We were expecting things to be different this year. Changes in the family have made us wary of almost every occasion.

So it was with no small amount of dread that I awaited the traditional opening of gifts. Certainly, I thought, things just won’t be the same. For one thing, it was coming a day late. And then there was the element of missing people. A few would not be with us. And then there was the fact that the economic downturn would be an obstacle for all that gathered.

But the magic moment of Christmas emerged. The gifts, some modest and some more extravagant, were a side note to the beautiful thoughts and love poured into their selection. After this long-awaited festival of sharing, I chided myself on my earlier anxiety. After all, wasn’t the greatest present in the world delivered in a small family gathering in a stable during tough economic times and horrific political and social stress?

So, while I was still thinking that perhaps Christmas would be unrecognizable this year, I received the greatest present of them all. The moment of Christmas began to sink in.

“Emmanuel” does mean “God with us.” And He is.

Taking Care of Business

Twice this last weekend, I selected a seat in Cullen Auditorium that would give me the greatest vantage point for watching our church children’s musical. For most of the last twenty years, talented, dedicated adults have focused a good portion of their autumn lives on selecting, rehearsing and producing these extravaganzas with our little ones. I applaud them — not with the tongue-in-cheek attitude of “they should be blessed because they’ve had to deal with all those kids.” No, I applaud them because of the incredible ministry they have.
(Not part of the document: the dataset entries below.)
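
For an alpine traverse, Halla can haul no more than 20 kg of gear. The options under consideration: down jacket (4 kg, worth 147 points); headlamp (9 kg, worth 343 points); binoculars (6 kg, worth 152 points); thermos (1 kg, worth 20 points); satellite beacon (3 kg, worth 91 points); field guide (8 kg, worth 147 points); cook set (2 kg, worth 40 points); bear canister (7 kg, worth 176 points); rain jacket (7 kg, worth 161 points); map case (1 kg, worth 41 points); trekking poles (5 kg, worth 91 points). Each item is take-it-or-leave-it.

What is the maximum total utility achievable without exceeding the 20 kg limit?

A density-first pass picks down jacket + headlamp + thermos + satellite beacon + cook set + map case — 682 at 20 kg.
Dropping thermos and satellite beacon and cook set frees 6 kg; slotting in binoculars (6 kg) lifts the total to 683 at 20 kg.
The closest alternative, down jacket + headlamp + thermos + satellite beacon + cook set + map case, reaches only 682.

683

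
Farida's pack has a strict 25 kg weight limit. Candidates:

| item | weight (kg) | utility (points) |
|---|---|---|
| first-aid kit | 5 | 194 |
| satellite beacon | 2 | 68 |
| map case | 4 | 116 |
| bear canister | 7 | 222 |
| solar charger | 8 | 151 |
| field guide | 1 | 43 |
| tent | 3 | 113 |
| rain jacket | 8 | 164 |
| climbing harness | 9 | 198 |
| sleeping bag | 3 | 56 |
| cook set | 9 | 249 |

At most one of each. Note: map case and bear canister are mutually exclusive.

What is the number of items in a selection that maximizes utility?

5

Best achievable utility is 821.
For example first-aid kit + bear canister + field guide + tent + cook set achieves it, using 25 kg.
All optima have 5 items.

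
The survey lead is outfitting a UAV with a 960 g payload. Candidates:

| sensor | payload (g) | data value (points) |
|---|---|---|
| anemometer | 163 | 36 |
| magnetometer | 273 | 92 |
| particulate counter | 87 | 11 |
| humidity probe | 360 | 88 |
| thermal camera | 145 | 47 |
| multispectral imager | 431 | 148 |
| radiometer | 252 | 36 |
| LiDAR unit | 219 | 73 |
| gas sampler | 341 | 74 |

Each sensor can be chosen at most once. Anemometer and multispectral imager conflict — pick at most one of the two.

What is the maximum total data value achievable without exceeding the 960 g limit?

313

By data value per g: multispectral imager 0.34, magnetometer 0.34, LiDAR unit 0.33 lead.
Magnetometer + multispectral imager + LiDAR unit uses 923 of the 960 g and totals 313.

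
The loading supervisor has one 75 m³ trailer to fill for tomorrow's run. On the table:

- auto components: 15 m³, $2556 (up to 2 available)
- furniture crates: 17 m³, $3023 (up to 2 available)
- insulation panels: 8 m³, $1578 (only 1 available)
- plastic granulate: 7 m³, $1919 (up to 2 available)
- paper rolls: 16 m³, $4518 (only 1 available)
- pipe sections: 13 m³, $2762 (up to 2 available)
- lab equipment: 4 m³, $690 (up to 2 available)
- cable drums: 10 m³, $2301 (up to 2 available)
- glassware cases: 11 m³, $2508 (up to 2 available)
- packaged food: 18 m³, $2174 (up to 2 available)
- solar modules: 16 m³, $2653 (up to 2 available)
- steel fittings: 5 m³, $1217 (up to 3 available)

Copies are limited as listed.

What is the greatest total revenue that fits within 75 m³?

18601

Density check — paper rolls 282.38, plastic granulate 274.14, steel fittings 243.40, cable drums 230.10 are the best per m³.
The ratio heuristic lands on insulation panels + 2×plastic granulate + paper rolls + 2×cable drums + 3×steel fittings (18187) but leaves 2 m³ idle.
Dropping 2×cable drums frees 20 m³; slotting in 2×glassware cases (22 m³) lifts the total to 18601 at 75 m³.
No other feasible combination exceeds 18601.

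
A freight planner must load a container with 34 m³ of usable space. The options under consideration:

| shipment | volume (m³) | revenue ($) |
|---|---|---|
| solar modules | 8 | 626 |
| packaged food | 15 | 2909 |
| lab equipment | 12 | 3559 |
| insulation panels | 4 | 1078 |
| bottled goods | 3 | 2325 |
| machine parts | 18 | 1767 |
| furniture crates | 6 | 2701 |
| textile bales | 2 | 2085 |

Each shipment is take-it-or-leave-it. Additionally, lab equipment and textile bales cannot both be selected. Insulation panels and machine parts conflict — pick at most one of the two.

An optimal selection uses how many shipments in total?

Best achievable revenue is 11098.
For example packaged food + insulation panels + bottled goods + furniture crates + textile bales achieves it, using 30 m³.
Any selection reaching 11098 contains exactly 5 shipments.

5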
The purpose of the annual event is to allow our children to tell the story of Jesus. And they do that with passion and ability that far surpasses their few years. But another reason for the musical is for these wonderful adults to tell the story of Jesus to these kids through the everyday business of a Christmas program.

During the first matinee, I videotaped the close-up performance of my granddaughter. Sure, there was a larger story — and an official DVD being shot with a wider lens — but my focus was Landrye. I was thrilled to watch her give serious attention to the cues from the directors and to carefully do her part. She really took care of business.

But what brought me to tears, both at the performance and as I sat editing the video that night, was watching her sing, “Tell Me the Story of Jesus.” I don’t know what she may face in her life — what challenges, what opportunities, what sadness, what opportunities. But I know that her song — her request — to hear about Jesus is and will be the most important business she can ever be about.

When she sang, it was if she were singing to me. I just hope that I can take care of business. I pray that, to my dying breath, I can tell her the story of Jesus.